古き良き時代のアメリカ 心象風景その4 国境での仕事

エルパソでの私の仕事について少し述べてみたい。前に書いたようにアメリカとメキシコではNAFTA協定によって、メキシコで生産した製品をアメリカ側で販売する際には優遇税制が適用された。

私の勤めていた会社は電子部品を製造販売する会社であったが、この制度を利用して、メキシコ側のファーレスに工場を進出させ、そこで製造した製品を全米の顧客に販売していた。

そして、顧客の細かい注文ごとに一々製品を通関輸入処理をすることは、極めて不合理であったし不可能であった。そこで、まとまった量の製品を一括処理して輸入し、エルパソ側に設けた倉庫に保管し、そこから各顧客の注文に対応していたのである。

私の仕事はその倉庫兼事務所で、全米の各営業所から来る注文を処理し、品物を発送することと、注文状況に応じてファーレスの工場に製造を手配することであった。

詳しい仕事の内容を説明すると紙面がいくつあっても足りないのだが、この倉庫兼事務所では、現地従業員はおらず、私一人で全ての作業を行っていた。

人間、崖っぷちの状況に追い込まれても何とかなるものだ。情報のやりとりは固定電話だけである。今では信じられないことだが、PCも携帯電話もなかった。FAXもまだ無かった時代である。フォークリフトの運転はやりながら覚えざるをえなかった。

電子部品と言っても、スピーカーやモーターに使われるマグネットなので極めて重量のある製品であった。40フィートの大型トレーラーが重い製品で満杯になる時もあり、アメリカ側のトラック配送会社にとっては、私は最重要顧客であった。

従って、私の英語がおぼつかなくても、トラック配送会社のセールスマンがひっきりなしに通ってくるのである。彼らは皆ヒスパニック系で、陽気で、英語もスペイン語もペラペラであった。

実際、私の日常の会話は、全米各営業所からかかってくる現地の営業部門との電話のやりとり、この地元のトラックセールスマン達との会話、そして各トラック会社のディスパッチャーと言われるトラックの配送担当者、トラックの運転手達との会話が殆どであった。私の英語は彼らの”忍耐”によって少しづつ上達していったのである。

家族が来るまでの六か月間は、私は日本語を話す機会はあまりなかった。時々、他の営業所やメキシコ工場に赴任している日本人社員から電話があると嬉しかったものである。

さてエルパソでは日本人家族は私たちだけだと書いたが、ファーレス側には同じ会社から7組の日本人家族が工場を維持するために赴任していた。

当時は彼らは、労働ビザの関係でアメリカ側に住むことができなかったので、ファーレスで最高級とされるアパートを一件まるごと借りていた。
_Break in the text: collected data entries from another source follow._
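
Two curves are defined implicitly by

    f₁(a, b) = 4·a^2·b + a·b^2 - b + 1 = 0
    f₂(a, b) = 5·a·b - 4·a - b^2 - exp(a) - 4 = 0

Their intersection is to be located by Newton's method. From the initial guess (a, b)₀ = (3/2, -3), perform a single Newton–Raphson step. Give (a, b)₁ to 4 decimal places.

At (3/2, -3): F = (-9.5000, -45.981689).
Jacobian J = [[8·a·b + b^2, 4·a^2 + 2·a·b - 1], [5·b - exp(a) - 4, 5·a - 2·b]].
At the point, J = [[-27.0000, -1.0000], [-23.481689, 13.5000]] (det J = -387.981689).
Solving J·Δ = −F gives Δ = (-0.4491, 2.6249).
Then the next iterate is (a, b)₁ = (1.0509, -0.3751).

(1.0509, -0.3751)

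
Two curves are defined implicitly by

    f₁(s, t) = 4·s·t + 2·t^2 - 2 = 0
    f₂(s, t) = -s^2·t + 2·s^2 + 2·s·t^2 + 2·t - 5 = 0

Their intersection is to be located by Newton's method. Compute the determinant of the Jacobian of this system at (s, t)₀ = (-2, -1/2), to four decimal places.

-99.0000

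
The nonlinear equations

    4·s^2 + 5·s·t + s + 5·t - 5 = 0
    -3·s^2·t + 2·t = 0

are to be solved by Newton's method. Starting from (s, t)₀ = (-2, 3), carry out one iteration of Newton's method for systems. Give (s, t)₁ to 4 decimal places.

(-1.5000, 1.8000)

At (-2, 3): F = (-6.0000, -30.0000).
Jacobian J = [[8·s + 5·t + 1, 5·s + 5], [-6·s·t, -3·s^2 + 2]].
At the point, J = [[0.0000, -5.0000], [36.0000, -10.0000]] (det J = 180.0000).
Solving J·Δ = −F gives Δ = (0.5000, -1.2000).
Then the next iterate is (s, t)₁ = (-1.5000, 1.8000).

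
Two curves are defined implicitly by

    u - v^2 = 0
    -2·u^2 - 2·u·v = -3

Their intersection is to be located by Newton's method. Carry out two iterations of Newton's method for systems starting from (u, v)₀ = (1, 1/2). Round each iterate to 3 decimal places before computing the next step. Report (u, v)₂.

(0.845, 0.926)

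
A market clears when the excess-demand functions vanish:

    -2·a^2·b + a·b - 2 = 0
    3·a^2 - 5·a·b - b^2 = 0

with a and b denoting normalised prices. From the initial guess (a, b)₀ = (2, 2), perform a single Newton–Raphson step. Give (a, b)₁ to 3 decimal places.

(1.404, 1.058)

At (2, 2): F = (-14.000, -12.000).
Jacobian J = [[-4·a·b + b, -2·a^2 + a], [6·a - 5·b, -5·a - 2·b]].
At the point, J = [[-14.000, -6.000], [2.000, -14.000]] (det J = 208.000).
Solving J·Δ = −F gives Δ = (-0.596, -0.942).
Then the next iterate is (a, b)₁ = (1.404, 1.058).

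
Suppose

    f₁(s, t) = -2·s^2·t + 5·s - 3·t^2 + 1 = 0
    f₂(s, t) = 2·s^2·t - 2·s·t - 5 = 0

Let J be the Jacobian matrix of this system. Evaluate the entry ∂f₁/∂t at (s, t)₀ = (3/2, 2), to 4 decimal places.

∂f₁/∂t = -2·s^2 - 6·t.
At (3/2, 2) this is -16.5000.

-16.5000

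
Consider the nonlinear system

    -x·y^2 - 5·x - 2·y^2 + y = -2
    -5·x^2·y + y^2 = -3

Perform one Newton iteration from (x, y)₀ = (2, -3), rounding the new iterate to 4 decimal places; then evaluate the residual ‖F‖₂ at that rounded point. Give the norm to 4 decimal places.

24.7633

At (2, -3): F = (-47.0000, 72.0000).
Jacobian J = [[-y^2 - 5, -2·x·y - 4·y + 1], [-10·x·y, -5·x^2 + 2·y]].
At the point, J = [[-14.0000, 25.0000], [60.0000, -26.0000]] (det J = -1136.0000).
Solving J·Δ = −F gives Δ = (-0.5088, 1.5951).
Then the next iterate is (x, y)₁ = (1.4912, -1.4049).
Re-evaluating at (1.4912, -1.4049): F = (-13.751635, 20.593966), so ‖F‖₂ = 24.7633.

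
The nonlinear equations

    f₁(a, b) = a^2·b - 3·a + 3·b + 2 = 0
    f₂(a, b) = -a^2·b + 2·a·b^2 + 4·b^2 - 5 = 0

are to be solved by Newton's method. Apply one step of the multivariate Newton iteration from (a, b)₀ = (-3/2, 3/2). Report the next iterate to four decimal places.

At (-3/2, 3/2): F = (14.3750, -6.1250).
Jacobian J = [[2·a·b - 3, a^2 + 3], [-2·a·b + 2·b^2, -a^2 + 4·a·b + 8·b]].
At the point, J = [[-7.5000, 5.2500], [9.0000, 0.7500]] (det J = -52.8750).
Solving J·Δ = −F gives Δ = (0.8121, -1.5780).
Then the next iterate is (a, b)₁ = (-0.6879, -0.0780).

(-0.6879, -0.0780)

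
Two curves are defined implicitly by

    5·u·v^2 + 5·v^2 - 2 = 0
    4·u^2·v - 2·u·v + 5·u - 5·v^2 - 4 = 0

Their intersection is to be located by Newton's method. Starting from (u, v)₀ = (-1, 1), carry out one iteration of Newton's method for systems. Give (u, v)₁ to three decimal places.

(-0.600, -1.500)

At (-1, 1): F = (-2.000, -8.000).
Jacobian J = [[5·v^2, 10·u·v + 10·v], [8·u·v - 2·v + 5, 4·u^2 - 2·u - 10·v]].
At the point, J = [[5.000, 0.000], [-5.000, -4.000]] (det J = -20.000).
Solving J·Δ = −F gives Δ = (0.400, -2.500).
Then the next iterate is (u, v)₁ = (-0.600, -1.500).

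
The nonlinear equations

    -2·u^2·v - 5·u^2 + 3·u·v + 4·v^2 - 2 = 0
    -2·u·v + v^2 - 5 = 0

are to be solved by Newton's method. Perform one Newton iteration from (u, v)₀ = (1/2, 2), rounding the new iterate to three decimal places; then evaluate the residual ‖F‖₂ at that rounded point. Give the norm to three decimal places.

At (1/2, 2): F = (14.750, -3.000).
Jacobian J = [[-4·u·v - 10·u + 3·v, -2·u^2 + 3·u + 8·v], [-2·v, -2·u + 2·v]].
At the point, J = [[-3.000, 17.000], [-4.000, 3.000]] (det J = 59.000).
Solving J·Δ = −F gives Δ = (-1.614, -1.153).
Then the next iterate is (u, v)₁ = (-1.114, 0.847).
Re-evaluating at (-1.114, 0.847): F = (-10.26827, -2.39548), so ‖F‖₂ = 10.544.

10.544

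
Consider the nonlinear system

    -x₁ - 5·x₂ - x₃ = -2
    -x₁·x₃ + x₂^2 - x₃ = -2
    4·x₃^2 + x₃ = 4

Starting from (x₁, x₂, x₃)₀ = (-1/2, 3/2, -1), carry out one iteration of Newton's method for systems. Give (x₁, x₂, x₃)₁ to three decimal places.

(-6.768, 1.982, -1.143)

At (-1/2, 3/2, -1): F = (-4.000, 4.750, -1.000).
Jacobian J = [[-1, -5, -1], [-x₃, 2·x₂, -x₁ - 1], [0, 0, 8·x₃ + 1]].
At the point, J = [[-1.000, -5.000, -1.000], [1.000, 3.000, -0.500], [0.000, 0.000, -7.000]] (det J = -14.000).
Solving J·Δ = −F gives Δ = (-6.268, 0.482, -0.143).
Then the next iterate is (x₁, x₂, x₃)₁ = (-6.768, 1.982, -1.143).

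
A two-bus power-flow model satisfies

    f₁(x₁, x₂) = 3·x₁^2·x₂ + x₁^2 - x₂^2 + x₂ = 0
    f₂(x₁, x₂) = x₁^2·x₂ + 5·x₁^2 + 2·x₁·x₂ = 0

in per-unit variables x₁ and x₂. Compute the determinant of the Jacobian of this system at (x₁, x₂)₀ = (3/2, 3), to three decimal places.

J = [[6·x₁·x₂ + 2·x₁, 3·x₁^2 - 2·x₂ + 1], [2·x₁·x₂ + 10·x₁ + 2·x₂, x₁^2 + 2·x₁]].
At the point, J = [[30.000, 1.750], [30.000, 5.250]].
det J = 105.000.

105.000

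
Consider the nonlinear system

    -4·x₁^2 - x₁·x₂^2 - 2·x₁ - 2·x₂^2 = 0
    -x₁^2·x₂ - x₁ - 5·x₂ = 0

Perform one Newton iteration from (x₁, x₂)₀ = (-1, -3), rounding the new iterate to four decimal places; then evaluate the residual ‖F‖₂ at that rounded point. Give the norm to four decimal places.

4.1457

At (-1, -3): F = (-11.0000, 19.0000).
Jacobian J = [[-8·x₁ - x₂^2 - 2, -2·x₁·x₂ - 4·x₂], [-2·x₁·x₂ - 1, -x₁^2 - 5]].
At the point, J = [[-3.0000, 6.0000], [-7.0000, -6.0000]] (det J = 60.0000).
Solving J·Δ = −F gives Δ = (0.8000, 2.2333).
Then the next iterate is (x₁, x₂)₁ = (-0.2000, -0.7667).
Re-evaluating at (-0.2000, -0.7667): F = (-0.818092, 4.064168), so ‖F‖₂ = 4.1457.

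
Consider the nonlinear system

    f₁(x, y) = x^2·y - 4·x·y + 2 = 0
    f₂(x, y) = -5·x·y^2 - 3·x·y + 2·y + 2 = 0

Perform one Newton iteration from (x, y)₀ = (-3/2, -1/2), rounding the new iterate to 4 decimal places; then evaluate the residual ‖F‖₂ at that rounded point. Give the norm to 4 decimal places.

2.6672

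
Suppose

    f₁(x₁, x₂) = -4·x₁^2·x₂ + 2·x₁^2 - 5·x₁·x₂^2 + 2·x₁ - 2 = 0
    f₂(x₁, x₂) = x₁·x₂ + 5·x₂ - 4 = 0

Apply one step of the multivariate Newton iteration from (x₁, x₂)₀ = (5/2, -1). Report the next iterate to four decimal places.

(1.4630, 0.3951)

At (5/2, -1): F = (28.0000, -11.5000).
Jacobian J = [[-8·x₁·x₂ + 4·x₁ - 5·x₂^2 + 2, -4·x₁^2 - 10·x₁·x₂], [x₂, x₁ + 5]].
At the point, J = [[27.0000, 0.0000], [-1.0000, 7.5000]] (det J = 202.5000).
Solving J·Δ = −F gives Δ = (-1.0370, 1.3951).
Then the next iterate is (x₁, x₂)₁ = (1.4630, 0.3951).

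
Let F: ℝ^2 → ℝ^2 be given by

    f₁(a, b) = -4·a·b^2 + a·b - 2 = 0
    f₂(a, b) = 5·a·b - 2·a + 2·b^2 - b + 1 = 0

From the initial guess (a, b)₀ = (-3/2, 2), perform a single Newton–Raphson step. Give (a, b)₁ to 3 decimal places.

At (-3/2, 2): F = (19.000, -5.000).
Jacobian J = [[-4·b^2 + b, -8·a·b + a], [5·b - 2, 5·a + 4·b - 1]].
At the point, J = [[-14.000, 22.500], [8.000, -0.500]] (det J = -173.000).
Solving J·Δ = −F gives Δ = (0.595, -0.474).
Then the next iterate is (a, b)₁ = (-0.905, 1.526).

(-0.905, 1.526)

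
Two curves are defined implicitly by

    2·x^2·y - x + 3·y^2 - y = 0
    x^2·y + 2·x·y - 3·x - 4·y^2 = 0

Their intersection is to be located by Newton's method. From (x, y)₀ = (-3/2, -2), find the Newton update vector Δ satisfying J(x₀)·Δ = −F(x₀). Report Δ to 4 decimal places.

At (-3/2, -2): F = (6.5000, -10.0000).
Jacobian J = [[4·x·y - 1, 2·x^2 + 6·y - 1], [2·x·y + 2·y - 3, x^2 + 2·x - 8·y]].
At the point, J = [[11.0000, -8.5000], [-1.0000, 15.2500]] (det J = 159.2500).
Solving J·Δ = −F gives Δ = (-0.0887, 0.6499).

(-0.0887, 0.6499)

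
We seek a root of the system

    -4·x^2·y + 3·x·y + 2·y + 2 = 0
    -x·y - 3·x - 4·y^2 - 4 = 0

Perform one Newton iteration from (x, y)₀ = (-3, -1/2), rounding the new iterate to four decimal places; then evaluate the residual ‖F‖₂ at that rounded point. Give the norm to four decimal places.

7.2315

At (-3, -1/2): F = (23.5000, 2.5000).
Jacobian J = [[-8·x·y + 3·y, -4·x^2 + 3·x + 2], [-y - 3, -x - 8·y]].
At the point, J = [[-13.5000, -43.0000], [-2.5000, 7.0000]] (det J = -202.0000).
Solving J·Δ = −F gives Δ = (1.3465, 0.1238).
Then the next iterate is (x, y)₁ = (-1.6535, -0.3762).
Re-evaluating at (-1.6535, -0.3762): F = (7.227957, -0.227652), so ‖F‖₂ = 7.2315.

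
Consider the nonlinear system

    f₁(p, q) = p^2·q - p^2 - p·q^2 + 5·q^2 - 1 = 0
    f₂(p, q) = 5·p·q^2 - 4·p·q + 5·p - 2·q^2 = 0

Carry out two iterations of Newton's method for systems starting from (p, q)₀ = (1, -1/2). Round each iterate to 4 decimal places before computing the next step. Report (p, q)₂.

(-0.0257, -0.5237)

At (1, -1/2): F = (-1.5000, 7.7500).
Jacobian J = [[2·p·q - 2·p - q^2, p^2 - 2·p·q + 10·q], [5·q^2 - 4·q + 5, 10·p·q - 4·p - 4·q]].
At the point, J = [[-3.2500, -3.0000], [8.2500, -7.0000]] (det J = 47.5000).
Solving J·Δ = −F gives Δ = (-0.7105, 0.2697).
Then the next iterate is (p, q)₁ = (0.2895, -0.2303).
Round to (0.2895, -0.2303) and repeat: F = (-0.853276, 1.684884), J = [[-0.765382, -2.085846], [6.186390, -0.903518]].
Δ = (-0.3152, -0.2934), so (p, q)₂ = (-0.0257, -0.5237).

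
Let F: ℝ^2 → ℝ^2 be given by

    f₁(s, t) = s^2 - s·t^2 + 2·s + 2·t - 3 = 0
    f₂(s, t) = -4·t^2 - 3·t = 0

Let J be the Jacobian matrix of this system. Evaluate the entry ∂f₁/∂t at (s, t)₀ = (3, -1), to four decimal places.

∂f₁/∂t = -2·s·t + 2.
At (3, -1) this is 8.0000.

8.0000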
しかし、設備も環境もエルパソと比べたら雲泥の差であった。

かろうじて、備え付けの家具がメキシコらしい重厚なものだったと記憶している。車も一家に一台持っていたが、中古の年代物のアメリカ車しか手に入らなかった。当時の海外勤務はどこもそのような過酷な環境下であったのだと思う。

その点、エルパソ側に住むことができた私は幸せだった。私は週に一回程度ファーレスの工場へ行き情報交換していた。日本人が国境のイミグレーションを超えていくことには特に問題は無かった。ファーレス側からも、日本人の家族が週末にはエルパソへ買い物に来ていた。

私たち日本人はとにかく日本語の活字に飢えていた。時々日本から送られてくる雑誌や本を回し読みしたり、3日遅れでエルパソ事務所に届く日経新聞を隅から隅まで読み漁ったものである。

そして、飢えていたのは、日本語の活字だけでは無かった。生の魚が皆無であった。海まではどっちを向いても何百キロとあるのだ。スーパーにはナマズは売っていたがどう調理していいかわからず、手を出す気にもならなかった。

唯一ブラックバスという淡水魚をメニューに載せるレストランがあった。何とも淡泊な味だったと記憶している。しょう油を忍ばせて持って行って密かにかけて食べていた。アボカドを薄くスライスして、わさび醤油で食べると、刺身を食べている気になると言われ試してみたが、全くそうは感じなかった。

f:id:chikoriku69:20200711143653p:plain

当時の倉庫兼事務所のあった所。建物は新しくなっているが雰囲気は同じ。